An article on the op-ed page of today's New York Times asserts, "Actual military action against Iran would be disastrous." The article does not contemplate what would be even more disastrous -- the chance that, while American policymakers delay and desist under the influence of op-ed pieces like the one in today's New York Times, Iran launches a nuclear, chemical or biological attack against America or Israel. The Times op-ed says, "The charge that Iran is producing weapons of mass destruction has never been substantiated. If Iran is developing a nuclear program, or chemical and biological weapons, a surgical military strike is unlikely to eliminate such projects entirely. The persistence of such threats in neighboring Iraq is a case in point."
"If"? "If Iran is developing a nuclear program or chemical and biological weapons"? Consider the testimony to the U.S. Senate by the deputy director of the director of central intelligence's nonproliferation center, A. Norman Schindler, in September of 2000. "The Intelligence Community judges that Iran is actively pursuing the acquisition of fissile material and the expertise and technology necessary to form the material into nuclear weapons," Mr. Schindler testified. "Despite international efforts to curb the flow of critical technologies and equipment, Tehran continues to seek fissile material and technology for weapons development and has established an elaborate system of covert military and civilian organizations to support its acquisition goals." As for chemical weapons, Mr. Schindler testified, "Iran has a large and growing chemical warfare production capacity and already has produced a number of chemical warfare agents, including nerve, blister, choking, and blood agents. We believe it possesses a stockpile of at least several hundred metric tons of weaponized and bulk agent."

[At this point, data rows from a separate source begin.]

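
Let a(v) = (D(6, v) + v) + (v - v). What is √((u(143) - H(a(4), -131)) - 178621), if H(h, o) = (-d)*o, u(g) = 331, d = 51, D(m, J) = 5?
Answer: I*√184971 ≈ 430.08*I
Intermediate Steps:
a(v) = 5 + v (a(v) = (5 + v) + (v - v) = (5 + v) + 0 = 5 + v)
H(h, o) = -51*o (H(h, o) = (-1*51)*o = -51*o)
√((u(143) - H(a(4), -131)) - 178621) = √((331 - (-51)*(-131)) - 178621) = √((331 - 1*6681) - 178621) = √((331 - 6681) - 178621) = √(-6350 - 178621) = √(-184971) = I*√184971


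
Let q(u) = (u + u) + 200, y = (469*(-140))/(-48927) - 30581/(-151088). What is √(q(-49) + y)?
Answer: √353641946057931916959/1848070644 ≈ 10.176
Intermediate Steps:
y = 11416674667/7392282576 (y = -65660*(-1/48927) - 30581*(-1/151088) = 65660/48927 + 30581/151088 = 11416674667/7392282576 ≈ 1.5444)
q(u) = 200 + 2*u (q(u) = 2*u + 200 = 200 + 2*u)
√(q(-49) + y) = √((200 + 2*(-49)) + 11416674667/7392282576) = √((200 - 98) + 11416674667/7392282576) = √(102 + 11416674667/7392282576) = √(765429497419/7392282576) = √353641946057931916959/1848070644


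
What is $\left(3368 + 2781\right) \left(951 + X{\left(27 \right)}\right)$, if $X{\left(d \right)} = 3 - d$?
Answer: $5700123$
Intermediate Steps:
$\left(3368 + 2781\right) \left(951 + X{\left(27 \right)}\right) = \left(3368 + 2781\right) \left(951 + \left(3 - 27\right)\right) = 6149 \left(951 + \left(3 - 27\right)\right) = 6149 \left(951 - 24\right) = 6149 \cdot 927 = 5700123$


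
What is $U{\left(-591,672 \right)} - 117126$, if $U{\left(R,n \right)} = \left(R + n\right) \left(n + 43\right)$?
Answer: $-59211$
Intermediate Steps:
$U{\left(R,n \right)} = \left(43 + n\right) \left(R + n\right)$ ($U{\left(R,n \right)} = \left(R + n\right) \left(43 + n\right) = \left(43 + n\right) \left(R + n\right)$)
$U{\left(-591,672 \right)} - 117126 = \left(672^{2} + 43 \left(-591\right) + 43 \cdot 672 - 397152\right) - 117126 = \left(451584 - 25413 + 28896 - 397152\right) - 117126 = 57915 - 117126 = -59211$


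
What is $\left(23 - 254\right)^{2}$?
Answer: $53361$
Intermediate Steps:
$\left(23 - 254\right)^{2} = \left(-231\right)^{2} = 53361$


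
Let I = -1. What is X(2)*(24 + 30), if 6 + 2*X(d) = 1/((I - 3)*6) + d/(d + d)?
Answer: -1197/8 ≈ -149.63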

If the Times editors don't believe the U.S. government on this, they could try reading their own newspaper. Here is 2001 testimony from the director of the Wisconsin Project on Nuclear Arms Control, Gary Milhollin, to a federal commission: "In 1995 my organization discovered, and wrote in the New York Times, that the United States had caught China exporting poison gas ingredients to Iran, and that the sales had been going on for at least three years. In 1996, the press reported that China was sending entire factories for making poison gas to Iran, including special glass-lined vessels for mixing precursor chemicals. The reported shipments also included 400 tons of chemicals useful for making nerve agents. This activity appears to have continued. In May 1997, the U.S. government sanctioned the Jiangsu Yongli Chemical Engineering and Technology Import Export Corporation for contributing to Iran's chemical weapon program. The same Chinese firm was sanctioned again in June 2001 for helping Iran build a plant to manufacture equipment useful for making chemical weapons."
One wonders what it would take for the Times writer -- a Yale professor -- to consider the charge that Iran is producing weapons of mass destruction to be "substantiated." Would the obliteration of New Haven by an Iranian nuclear warhead or chemical weapons attack be substantiation enough?

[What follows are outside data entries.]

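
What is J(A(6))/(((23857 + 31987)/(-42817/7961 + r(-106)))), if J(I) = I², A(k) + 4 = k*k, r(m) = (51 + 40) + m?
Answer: -41531392/111143521 ≈ -0.37367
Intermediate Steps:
r(m) = 91 + m
A(k) = -4 + k² (A(k) = -4 + k*k = -4 + k²)
J(A(6))/(((23857 + 31987)/(-42817/7961 + r(-106)))) = (-4 + 6²)²/(((23857 + 31987)/(-42817/7961 + (91 - 106)))) = (-4 + 36)²/((55844/(-42817*1/7961 - 15))) = 32²/((55844/(-42817/7961 - 15))) = 1024/((55844/(-162232/7961))) = 1024/((55844*(-7961/162232))) = 1024/(-111143521/40558) = 1024*(-40558/111143521) = -41531392/111143521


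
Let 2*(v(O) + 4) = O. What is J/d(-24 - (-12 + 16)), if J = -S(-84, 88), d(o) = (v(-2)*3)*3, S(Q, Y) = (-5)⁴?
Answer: 125/9 ≈ 13.889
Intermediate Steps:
v(O) = -4 + O/2
S(Q, Y) = 625
d(o) = -45 (d(o) = ((-4 + (½)*(-2))*3)*3 = ((-4 - 1)*3)*3 = -5*3*3 = -15*3 = -45)
J = -625 (J = -1*625 = -625)
J/d(-24 - (-12 + 16)) = -625/(-45) = -625*(-1/45) = 125/9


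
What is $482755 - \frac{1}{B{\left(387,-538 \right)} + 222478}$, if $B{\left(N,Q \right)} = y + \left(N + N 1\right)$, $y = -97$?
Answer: $\frac{107729192024}{223155} \approx 4.8276 \cdot 10^{5}$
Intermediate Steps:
$B{\left(N,Q \right)} = -97 + 2 N$ ($B{\left(N,Q \right)} = -97 + \left(N + N 1\right) = -97 + \left(N + N\right) = -97 + 2 N$)
$482755 - \frac{1}{B{\left(387,-538 \right)} + 222478} = 482755 - \frac{1}{\left(-97 + 2 \cdot 387\right) + 222478} = 482755 - \frac{1}{\left(-97 + 774\right) + 222478} = 482755 - \frac{1}{677 + 222478} = 482755 - \frac{1}{223155} = \frac{107729192024}{223155}$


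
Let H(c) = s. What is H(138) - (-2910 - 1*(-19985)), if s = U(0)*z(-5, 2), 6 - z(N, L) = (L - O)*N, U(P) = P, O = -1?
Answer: -17075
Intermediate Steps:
z(N, L) = 6 - N*(1 + L) (z(N, L) = 6 - (L - 1*(-1))*N = 6 - (L + 1)*N = 6 - (1 + L)*N = 6 - N*(1 + L))
s = 0 (s = 0*(6 - 1*(-5) - 1*2*(-5)) = 0*(6 + 5 + 10) = 0*21 = 0)
H(c) = 0
H(138) - (-2910 - 1*(-19985)) = 0 - (-2910 - 1*(-19985)) = 0 - (-2910 + 19985) = 0 - 1*17075 = 0 - 17075 = -17075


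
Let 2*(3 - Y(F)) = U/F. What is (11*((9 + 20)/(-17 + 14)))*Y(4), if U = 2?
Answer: -3509/12 ≈ -292.42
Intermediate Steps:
Y(F) = 3 - 1/F
(11*((9 + 20)/(-17 + 14)))*Y(4) = (11*((9 + 20)/(-17 + 14)))*(3 - 1/4) = (11*(29/(-3)))*(3 - 1*¼) = (11*(29*(-⅓)))*(3 - ¼) = (11*(-29/3))*(11/4) = -319/3*11/4 = -3509/12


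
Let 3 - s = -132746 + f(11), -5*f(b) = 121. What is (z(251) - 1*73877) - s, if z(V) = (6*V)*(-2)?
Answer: -1048311/5 ≈ -2.0966e+5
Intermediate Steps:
f(b) = -121/5 (f(b) = -⅕*121 = -121/5)
z(V) = -12*V
s = 663866/5 (s = 3 - (-132746 - 121/5) = 3 - 1*(-663851/5) = 3 + 663851/5 = 663866/5 ≈ 1.3277e+5)
(z(251) - 1*73877) - s = (-12*251 - 1*73877) - 1*663866/5 = (-3012 - 73877) - 663866/5 = -76889 - 663866/5 = -1048311/5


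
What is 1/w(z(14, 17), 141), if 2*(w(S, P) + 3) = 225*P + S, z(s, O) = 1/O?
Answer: 17/269612 ≈ 6.3054e-5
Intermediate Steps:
w(S, P) = -3 + S/2 + 225*P/2 (w(S, P) = -3 + (225*P + S)/2 = -3 + (S + 225*P)/2 = -3 + (S/2 + 225*P/2) = -3 + S/2 + 225*P/2)
1/w(z(14, 17), 141) = 1/(-3 + (1/2)/17 + (225/2)*141) = 1/(-3 + (1/2)*(1/17) + 31725/2) = 1/(-3 + 1/34 + 31725/2) = 1/(269612/17) = 17/269612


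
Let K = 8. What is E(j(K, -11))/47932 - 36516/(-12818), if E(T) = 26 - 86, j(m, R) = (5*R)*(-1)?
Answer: 12864087/4517591 ≈ 2.8476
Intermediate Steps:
j(m, R) = -5*R
E(T) = -60
E(j(K, -11))/47932 - 36516/(-12818) = -60/47932 - 36516/(-12818) = -60*1/47932 - 36516*(-1/12818) = -15/11983 + 1074/377 = 12864087/4517591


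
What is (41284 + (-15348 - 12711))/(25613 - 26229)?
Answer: -13225/616 ≈ -21.469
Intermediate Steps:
(41284 + (-15348 - 12711))/(25613 - 26229) = (41284 - 28059)/(-616) = 13225*(-1/616) = -13225/616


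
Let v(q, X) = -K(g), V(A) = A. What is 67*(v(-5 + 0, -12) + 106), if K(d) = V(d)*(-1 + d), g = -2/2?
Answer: 6968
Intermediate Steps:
g = -1 (g = -2*½ = -1)
K(d) = d*(-1 + d)
v(q, X) = -2 (v(q, X) = -(-1)*(-1 - 1) = -(-1)*(-2) = -1*2 = -2)
67*(v(-5 + 0, -12) + 106) = 67*(-2 + 106) = 67*104 = 6968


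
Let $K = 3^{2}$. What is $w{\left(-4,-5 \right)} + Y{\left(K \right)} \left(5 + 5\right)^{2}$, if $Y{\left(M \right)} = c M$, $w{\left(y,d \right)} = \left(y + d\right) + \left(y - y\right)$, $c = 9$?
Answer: $8091$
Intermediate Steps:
$w{\left(y,d \right)} = d + y$ ($w{\left(y,d \right)} = \left(d + y\right) + 0 = d + y$)
$K = 9$
$Y{\left(M \right)} = 9 M$
$w{\left(-4,-5 \right)} + Y{\left(K \right)} \left(5 + 5\right)^{2} = \left(-5 - 4\right) + 9 \cdot 9 \left(5 + 5\right)^{2} = -9 + 81 \cdot 10^{2} = -9 + 81 \cdot 100 = -9 + 8100 = 8091$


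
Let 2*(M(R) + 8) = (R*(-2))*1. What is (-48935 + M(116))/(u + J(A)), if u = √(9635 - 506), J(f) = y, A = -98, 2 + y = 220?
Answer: -10694862/38395 + 49059*√9129/38395 ≈ -156.47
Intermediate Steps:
y = 218 (y = -2 + 220 = 218)
J(f) = 218
M(R) = -8 - R (M(R) = -8 + ((R*(-2))*1)/2 = -8 + (-2*R*1)/2 = -8 + (-2*R)/2 = -8 - R)
u = √9129 ≈ 95.546
(-48935 + M(116))/(u + J(A)) = (-48935 + (-8 - 1*116))/(√9129 + 218) = (-48935 + (-8 - 116))/(218 + √9129) = (-48935 - 124)/(218 + √9129) = -49059/(218 + √9129)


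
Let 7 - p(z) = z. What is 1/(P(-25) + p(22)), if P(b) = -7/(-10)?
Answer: -10/143 ≈ -0.069930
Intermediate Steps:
p(z) = 7 - z
P(b) = 7/10 (P(b) = -7*(-1/10) = 7/10)
1/(P(-25) + p(22)) = 1/(7/10 + (7 - 1*22)) = 1/(7/10 + (7 - 22)) = 1/(7/10 - 15) = 1/(-143/10) = -10/143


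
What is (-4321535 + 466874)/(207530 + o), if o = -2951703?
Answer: 3854661/2744173 ≈ 1.4047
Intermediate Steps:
(-4321535 + 466874)/(207530 + o) = (-4321535 + 466874)/(207530 - 2951703) = -3854661/(-2744173) = -3854661*(-1/2744173) = 3854661/2744173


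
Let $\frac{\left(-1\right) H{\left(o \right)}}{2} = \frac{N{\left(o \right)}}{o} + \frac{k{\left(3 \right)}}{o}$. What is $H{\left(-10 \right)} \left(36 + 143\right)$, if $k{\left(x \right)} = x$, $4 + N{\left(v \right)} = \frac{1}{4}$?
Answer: $- \frac{537}{20} \approx -26.85$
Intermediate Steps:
$N{\left(v \right)} = - \frac{15}{4}$ ($N{\left(v \right)} = -4 + \frac{1}{4} = - \frac{15}{4}$)
$H{\left(o \right)} = \frac{3}{2 o}$ ($H{\left(o \right)} = - 2 \left(- \frac{15}{4 o} + \frac{3}{o}\right) = - 2 \left(- \frac{3}{4 o}\right) = \frac{3}{2 o}$)
$H{\left(-10 \right)} \left(36 + 143\right) = \frac{3}{2 \left(-10\right)} \left(36 + 143\right) = \frac{3}{2} \left(- \frac{1}{10}\right) 179 = \left(- \frac{3}{20}\right) 179 = - \frac{537}{20}$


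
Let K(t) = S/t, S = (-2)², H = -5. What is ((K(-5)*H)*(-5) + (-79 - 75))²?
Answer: 30276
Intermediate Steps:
S = 4
K(t) = 4/t
((K(-5)*H)*(-5) + (-79 - 75))² = (((4/(-5))*(-5))*(-5) + (-79 - 75))² = (((4*(-⅕))*(-5))*(-5) - 154)² = (-⅘*(-5)*(-5) - 154)² = (4*(-5) - 154)² = (-20 - 154)² = (-174)² = 30276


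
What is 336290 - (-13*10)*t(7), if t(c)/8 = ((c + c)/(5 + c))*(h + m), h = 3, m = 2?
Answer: 1027070/3 ≈ 3.4236e+5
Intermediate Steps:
t(c) = 80*c/(5 + c) (t(c) = 8*(((c + c)/(5 + c))*(3 + 2)) = 8*(((2*c)/(5 + c))*5) = 8*((2*c/(5 + c))*5) = 8*(10*c/(5 + c)) = 80*c/(5 + c))
336290 - (-13*10)*t(7) = 336290 - (-13*10)*80*7/(5 + 7) = 336290 - (-130)*80*7/12 = 336290 - (-130)*80*7*(1/12) = 336290 - (-130)*140/3 = 336290 - 1*(-18200/3) = 336290 + 18200/3 = 1027070/3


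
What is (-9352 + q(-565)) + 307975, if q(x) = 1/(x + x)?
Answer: 337443989/1130 ≈ 2.9862e+5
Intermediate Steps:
q(x) = 1/(2*x)
(-9352 + q(-565)) + 307975 = (-9352 + (1/2)/(-565)) + 307975 = (-9352 + (1/2)*(-1/565)) + 307975 = (-9352 - 1/1130) + 307975 = -10567761/1130 + 307975 = 337443989/1130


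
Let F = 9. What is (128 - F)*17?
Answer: 2023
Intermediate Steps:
(128 - F)*17 = (128 - 1*9)*17 = (128 - 9)*17 = 119*17 = 2023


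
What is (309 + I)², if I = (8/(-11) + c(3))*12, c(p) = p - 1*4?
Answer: 10055241/121 ≈ 83101.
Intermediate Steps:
c(p) = -4 + p (c(p) = p - 4 = -4 + p)
I = -228/11 (I = (8/(-11) + (-4 + 3))*12 = (8*(-1/11) - 1)*12 = (-8/11 - 1)*12 = -19/11*12 = -228/11 ≈ -20.727)
(309 + I)² = (309 - 228/11)² = (3171/11)² = 10055241/121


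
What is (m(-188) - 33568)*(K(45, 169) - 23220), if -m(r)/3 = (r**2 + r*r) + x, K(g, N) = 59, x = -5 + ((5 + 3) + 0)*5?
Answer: 5691514657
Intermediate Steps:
x = 35 (x = -5 + (8 + 0)*5 = -5 + 8*5 = -5 + 40 = 35)
m(r) = -105 - 6*r**2 (m(r) = -3*((r**2 + r*r) + 35) = -3*((r**2 + r**2) + 35) = -3*(2*r**2 + 35) = -3*(35 + 2*r**2) = -105 - 6*r**2)
(m(-188) - 33568)*(K(45, 169) - 23220) = ((-105 - 6*(-188)**2) - 33568)*(59 - 23220) = ((-105 - 6*35344) - 33568)*(-23161) = ((-105 - 212064) - 33568)*(-23161) = (-212169 - 33568)*(-23161) = -245737*(-23161) = 5691514657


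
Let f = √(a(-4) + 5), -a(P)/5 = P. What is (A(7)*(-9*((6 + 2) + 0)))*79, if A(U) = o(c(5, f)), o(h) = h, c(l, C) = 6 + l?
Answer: -62568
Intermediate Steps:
a(P) = -5*P
f = 5 (f = √(-5*(-4) + 5) = √(20 + 5) = √25 = 5)
A(U) = 11 (A(U) = 6 + 5 = 11)
(A(7)*(-9*((6 + 2) + 0)))*79 = (11*(-9*((6 + 2) + 0)))*79 = (11*(-9*(8 + 0)))*79 = (11*(-9*8))*79 = (11*(-72))*79 = -792*79 = -62568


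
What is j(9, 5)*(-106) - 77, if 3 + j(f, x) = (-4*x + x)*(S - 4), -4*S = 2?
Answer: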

Galling, too, is the writer's citation of Iraq as a "case in point" of the limits of a surgical military strike. Had Israel not successfully eliminated the Iraqi nuclear reactor at Osirak in its military strike on June 7, 1981, America would have faced a nuclear-armed foe in the Persian Gulf War. Just because Saddam is still hiding some germs and chemical weapons does not mean that depriving him of the atom bomb was pointless. If there's a good argument that the 1,000-megawatt Iranian nuclear power reactor at Bushehr shouldn't get the Osirak treatment, the Times article doesn't make it.